Even if they didn’t realize the reason why at first, some DePaul students were hit hard by the lack of sun. 

“I hadn’t honestly noticed that the sun wasn’t out for ten days,” said Carolyn Brinckwirth, a junior at DePaul. “Actually, you telling me today that we went for ten days without sun completely explains how badly I felt.” 

“It wasn’t until my friend posted an Instagram story that I realized I had not seen the sun in 10 days and that is why I was feeling so bad,” says  Julia Boucher, a senior at DePaul. “I actually started taking vitamin C tablets because of it.” 

Both Boucher and Brinckwirth showed symptoms that were consistent with the lack of  serotonin and the increase of melatonin people may have experienced. 

“I felt sluggish, sad and just generally my mood was poor, ”said Brinckworth. 

DePaul students weren’t the only ones who noticed the lack of sunlight. Chicagoans responded to the record-breaking weather with an outpour of memes. 

Like Ortiz, some of the memes highlight seeing the sun for the first time after the long stretch while others focused on the cloudy days themselves.

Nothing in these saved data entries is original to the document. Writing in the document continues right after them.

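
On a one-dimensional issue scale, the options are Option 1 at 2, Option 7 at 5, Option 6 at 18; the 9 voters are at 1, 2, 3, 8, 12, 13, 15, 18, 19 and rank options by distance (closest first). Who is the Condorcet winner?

With single-peaked preferences on a line, the Condorcet winner is the candidate closest to the median voter.
The median voter (position 12) is closest to Option 6 at 18.
Check: Option 6 vs Option 7 — voters closer to Option 6: 5 of 9.

Option 6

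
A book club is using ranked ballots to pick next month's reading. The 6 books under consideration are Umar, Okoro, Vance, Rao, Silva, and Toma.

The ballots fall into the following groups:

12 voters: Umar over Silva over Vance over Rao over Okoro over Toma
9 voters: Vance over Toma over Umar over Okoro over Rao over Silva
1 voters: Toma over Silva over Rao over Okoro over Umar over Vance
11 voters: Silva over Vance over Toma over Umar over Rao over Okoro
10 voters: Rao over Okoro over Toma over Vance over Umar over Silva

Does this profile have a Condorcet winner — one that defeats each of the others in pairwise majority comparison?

No

Head-to-head results (43 voters total):
Umar vs Okoro: Umar wins 32–11.
Umar vs Vance: Vance wins 30–13.
Umar vs Rao: Umar wins 32–11.
Umar vs Silva: Umar wins 31–12.
Umar vs Toma: Toma wins 31–12.
Okoro vs Vance: Vance wins 32–11.
Okoro vs Rao: Rao wins 34–9.
Okoro vs Silva: Silva wins 24–19.
Okoro vs Toma: Okoro wins 22–21.
Vance vs Rao: Vance wins 32–11.
Vance vs Silva: Silva wins 24–19.
Vance vs Toma: Vance wins 32–11.
Rao vs Silva: Silva wins 24–19.
Rao vs Toma: Rao wins 22–21.
Silva vs Toma: Silva wins 23–20.
No candidate beats all others: Umar beats Okoro beats Toma beats Umar, a majority cycle.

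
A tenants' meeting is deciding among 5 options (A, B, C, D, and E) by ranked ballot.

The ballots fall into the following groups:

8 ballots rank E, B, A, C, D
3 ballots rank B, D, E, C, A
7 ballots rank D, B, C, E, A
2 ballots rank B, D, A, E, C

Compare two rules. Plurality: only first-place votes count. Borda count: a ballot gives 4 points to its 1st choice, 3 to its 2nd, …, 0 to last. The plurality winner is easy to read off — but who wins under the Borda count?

Plurality first-place counts: A 0, B 5, C 0, D 7, E 8 → E.
Borda totals: A 20, B 65, C 25, D 43, E 47 → B.

B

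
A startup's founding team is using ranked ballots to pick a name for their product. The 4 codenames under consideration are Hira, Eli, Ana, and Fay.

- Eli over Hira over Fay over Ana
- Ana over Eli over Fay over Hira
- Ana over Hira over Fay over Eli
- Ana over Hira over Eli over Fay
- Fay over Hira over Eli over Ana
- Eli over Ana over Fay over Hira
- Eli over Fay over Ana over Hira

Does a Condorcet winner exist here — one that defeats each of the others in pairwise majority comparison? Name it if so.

Eli

Head-to-head results (7 voters total):
Hira vs Eli: Eli wins 4–3.
Hira vs Ana: Ana wins 5–2.
Hira vs Fay: Fay wins 4–3.
Eli vs Ana: Eli wins 4–3.
Eli vs Fay: Eli wins 5–2.
Ana vs Fay: Ana wins 4–3.
Eli beats each rival — Hira (4–3), Ana (4–3), Fay (5–2) — so Eli is the Condorcet winner.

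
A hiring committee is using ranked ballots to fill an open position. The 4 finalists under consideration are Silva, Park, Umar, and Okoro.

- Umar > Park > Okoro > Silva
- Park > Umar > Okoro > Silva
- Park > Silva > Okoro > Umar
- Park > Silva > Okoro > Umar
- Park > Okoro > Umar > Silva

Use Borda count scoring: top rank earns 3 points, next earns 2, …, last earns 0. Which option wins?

Borda scores:
  Silva: 0 + 0 + 2 + 2 + 0 = 4
  Park: 2 + 3 + 3 + 3 + 3 = 14
  Umar: 3 + 2 + 0 + 0 + 1 = 6
  Okoro: 1 + 1 + 1 + 1 + 2 = 6
Park has the highest total.

Park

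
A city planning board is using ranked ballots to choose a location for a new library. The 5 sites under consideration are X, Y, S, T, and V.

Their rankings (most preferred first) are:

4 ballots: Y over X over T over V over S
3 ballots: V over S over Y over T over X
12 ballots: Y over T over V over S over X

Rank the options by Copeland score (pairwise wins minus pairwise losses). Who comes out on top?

Pairwise results:
  X vs Y: Y wins 19–0.
  X vs S: S wins 15–4.
  X vs T: T wins 15–4.
  X vs V: V wins 15–4.
  Y vs S: Y wins 16–3.
  Y vs T: Y wins 19–0.
  Y vs V: Y wins 16–3.
  S vs T: T wins 16–3.
  S vs V: V wins 19–0.
  T vs V: T wins 16–3.
Copeland scores (wins − losses):
  X: 0 − 4 = -4
  Y: 4 − 0 = 4
  S: 1 − 3 = -2
  T: 3 − 1 = 2
  V: 2 − 2 = 0
Y has the best Copeland score.

Y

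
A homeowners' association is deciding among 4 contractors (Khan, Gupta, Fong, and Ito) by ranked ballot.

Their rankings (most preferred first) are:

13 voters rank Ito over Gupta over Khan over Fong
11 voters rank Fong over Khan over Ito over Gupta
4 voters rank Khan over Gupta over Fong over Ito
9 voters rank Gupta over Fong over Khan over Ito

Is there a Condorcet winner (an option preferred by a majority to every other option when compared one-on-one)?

Head-to-head results (37 voters total):
Khan vs Gupta: Gupta wins 22–15.
Khan vs Fong: Fong wins 20–17.
Khan vs Ito: Khan wins 24–13.
Gupta vs Fong: Gupta wins 26–11.
Gupta vs Ito: Ito wins 24–13.
Fong vs Ito: Fong wins 24–13.
No candidate beats all others: Khan beats Ito beats Gupta beats Khan, a majority cycle.

No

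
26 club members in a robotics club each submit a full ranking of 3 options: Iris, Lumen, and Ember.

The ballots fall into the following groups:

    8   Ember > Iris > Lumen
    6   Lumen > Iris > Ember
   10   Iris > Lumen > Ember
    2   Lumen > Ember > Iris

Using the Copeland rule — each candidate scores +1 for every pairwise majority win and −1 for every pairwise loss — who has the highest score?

Pairwise results:
  Iris vs Lumen: Iris wins 18–8.
  Iris vs Ember: Iris wins 16–10.
  Lumen vs Ember: Lumen wins 18–8.
Copeland scores (wins − losses):
  Iris: 2 − 0 = 2
  Lumen: 1 − 1 = 0
  Ember: 0 − 2 = -2
Iris has the best Copeland score.

Iris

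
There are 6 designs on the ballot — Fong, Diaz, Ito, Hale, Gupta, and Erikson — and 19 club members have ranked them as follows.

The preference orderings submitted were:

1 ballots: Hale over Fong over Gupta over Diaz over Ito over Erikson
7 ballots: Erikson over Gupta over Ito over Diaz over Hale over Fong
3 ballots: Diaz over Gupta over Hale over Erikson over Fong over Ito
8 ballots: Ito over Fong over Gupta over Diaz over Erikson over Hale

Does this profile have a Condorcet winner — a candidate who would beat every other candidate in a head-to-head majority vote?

Head-to-head results (19 voters total):
Fong vs Diaz: Diaz wins 10–9.
Fong vs Ito: Ito wins 15–4.
Fong vs Hale: Hale wins 11–8.
Fong vs Gupta: Gupta wins 10–9.
Fong vs Erikson: Erikson wins 10–9.
Diaz vs Ito: Ito wins 15–4.
Diaz vs Hale: Diaz wins 18–1.
Diaz vs Gupta: Gupta wins 16–3.
Diaz vs Erikson: Diaz wins 12–7.
Ito vs Hale: Ito wins 15–4.
Ito vs Gupta: Gupta wins 11–8.
Ito vs Erikson: Erikson wins 10–9.
Hale vs Gupta: Gupta wins 18–1.
Hale vs Erikson: Erikson wins 15–4.
Gupta vs Erikson: Gupta wins 12–7.
Gupta beats each rival — Fong (10–9), Diaz (16–3), Ito (11–8), Hale (18–1), Erikson (12–7) — so Gupta is the Condorcet winner.

Yes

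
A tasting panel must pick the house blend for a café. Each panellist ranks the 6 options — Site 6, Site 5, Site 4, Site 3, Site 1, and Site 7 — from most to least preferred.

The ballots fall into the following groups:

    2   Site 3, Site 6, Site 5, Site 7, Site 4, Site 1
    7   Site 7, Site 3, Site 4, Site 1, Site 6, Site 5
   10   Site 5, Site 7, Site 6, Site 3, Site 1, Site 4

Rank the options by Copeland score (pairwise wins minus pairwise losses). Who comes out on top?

Pairwise results:
  Site 6 vs Site 5: Site 5 wins 10–9.
  Site 6 vs Site 4: Site 6 wins 12–7.
  Site 6 vs Site 3: Site 6 wins 10–9.
  Site 6 vs Site 1: Site 6 wins 12–7.
  Site 6 vs Site 7: Site 7 wins 17–2.
  Site 5 vs Site 4: Site 5 wins 12–7.
  Site 5 vs Site 3: Site 5 wins 10–9.
  Site 5 vs Site 1: Site 5 wins 12–7.
  Site 5 vs Site 7: Site 5 wins 12–7.
  Site 4 vs Site 3: Site 3 wins 19–0.
  Site 4 vs Site 1: Site 1 wins 10–9.
  Site 4 vs Site 7: Site 7 wins 19–0.
  Site 3 vs Site 1: Site 3 wins 19–0.
  Site 3 vs Site 7: Site 7 wins 17–2.
  Site 1 vs Site 7: Site 7 wins 19–0.
Copeland scores (wins − losses):
  Site 6: 3 − 2 = 1
  Site 5: 5 − 0 = 5
  Site 4: 0 − 5 = -5
  Site 3: 2 − 3 = -1
  Site 1: 1 − 4 = -3
  Site 7: 4 − 1 = 3
Site 5 has the best Copeland score.

Site 5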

Whether it is cloudy or not, there are still benefits in getting outside, including reducing some of the side effects of Seasonal Affective Disorder. 

“There are a number of studies that find that interaction with nature, being in natural environments as opposed to your regular urban environments, is highly important for individuals primarily because that’s how we evolved,” said Barbara Willard, an associate professor at DePaul who oversees the environmental communication minor. “So we have a natural affinity for some types of natural features.” 

Whether you go to the lakefront or take advantage of the forest preserves around the Chicagoland area, getting outside can be essential to your health.

“Being outside has been shown to produce positive mental states, improve our physical health and improve personal relationships,” said Willard. 

While it’s great to get outside, winter in Chicago is notoriously brutal. However, by taking small steps, you can start making a difference.

“Start small. On the cloudiest of days, no matter what, go take a walk,” Willard said. “You can not only start acclimating yourself to the weather but acclimate yourself to being outside slowly, wading into the cold pond, you slowly spend more time outdoors. Don’t look at bad weather as a reason to stay indoors. Look at bad weather as a reason to go out anyway.”

Remembering to get enough sun in the winter and limiting the amount exposure to sun in the summer is hard work, but very beneficial. 

“Moderation ends up being the key to everything. All of these ancient Greek medical people came to that conclusion so long ago and after all of these advancements we’ve figured out through science, we’ve also come to that same conclusion,” Lim said. “You want a balance of everything and sunlight is definitely one of those things.”

As the clouds finally parted on Feb. 2, the sun made its triumphant return, painting the retreating clouds with beautiful pinks and oranges.